As of October 2018, the World Wide Web contains over 4.4 billion pages.
SEO is all about businesses trying to optimise their websites so they appear in those first few search results. The higher they are in the search engine results, the more visitors they will get to their websites and the more customers they will attract.
Search Engine Optimisation (SEO) exists because search engines like Google want to ensure that when someone searches for something, the results they get are the most useful, valuable and relevant.
Google uses a constantly evolving and very sophisticated algorithm of over 200 different ranking criteria in order to do this. If a business wants to increase their search engine ranking they must try to ensure their website meets this criteria as much as possible. In theory, the more boxes they tick, the higher up the rankings they will appear.
If you’re completely new, you may want to read the first guide in this series: SEO for beginners – what do you need to know?
Only SEO specialists are expected to get anywhere near to covering Google’s 200+ ranking criteria.

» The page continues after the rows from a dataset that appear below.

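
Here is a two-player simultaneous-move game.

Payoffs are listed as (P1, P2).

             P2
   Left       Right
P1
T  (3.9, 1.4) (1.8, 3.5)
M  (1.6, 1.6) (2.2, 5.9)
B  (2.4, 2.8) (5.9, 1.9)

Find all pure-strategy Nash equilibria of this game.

P1 against Left: payoffs 3.9, 1.6, 2.4 → best response T.
P1 against Right: payoffs 1.8, 2.2, 5.9 → best response B.
P2 against T: payoffs 1.4, 3.5 → best response Right.
P2 against M: payoffs 1.6, 5.9 → best response Right.
P2 against B: payoffs 2.8, 1.9 → best response Left.
No profile is a mutual best response for all players.

This game has no pure Nash equilibrium.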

Luckily, these four most important and easy-to-implement factors could dramatically effect where your business appears in search results
- How relevant is your website?
- How healthy is your website?
- Fix any broken page links
- Ensure your site is logically organised
- Have good code integrity – this means the code behind your site is clean, efficient and true to the latest standards
- A clean and consistent URL structure
- Breadcrumbs – this is a name for a type of secondary navigation on your site that lets people know where exactly they are on your website, leaving a trail of breadcrumbs back to the original page they came from. Huge websites with lots of content use it so visitors can find their way around more easily and it can have a positive impact on your SEO
- How much authority does your website have?
- How many other reputable (high authority) websites have linked to you
- How frequently you are mentioned online by other sources
- Who you link to
- Usability
- How long your website and it’s pages take to load – slow loading times negatively impact your ranking
- Mobile friendliness – is you website easy to view on mobile devices?
- Navigation – how easily can people find the information they need on your website, and is it organised in a logical way?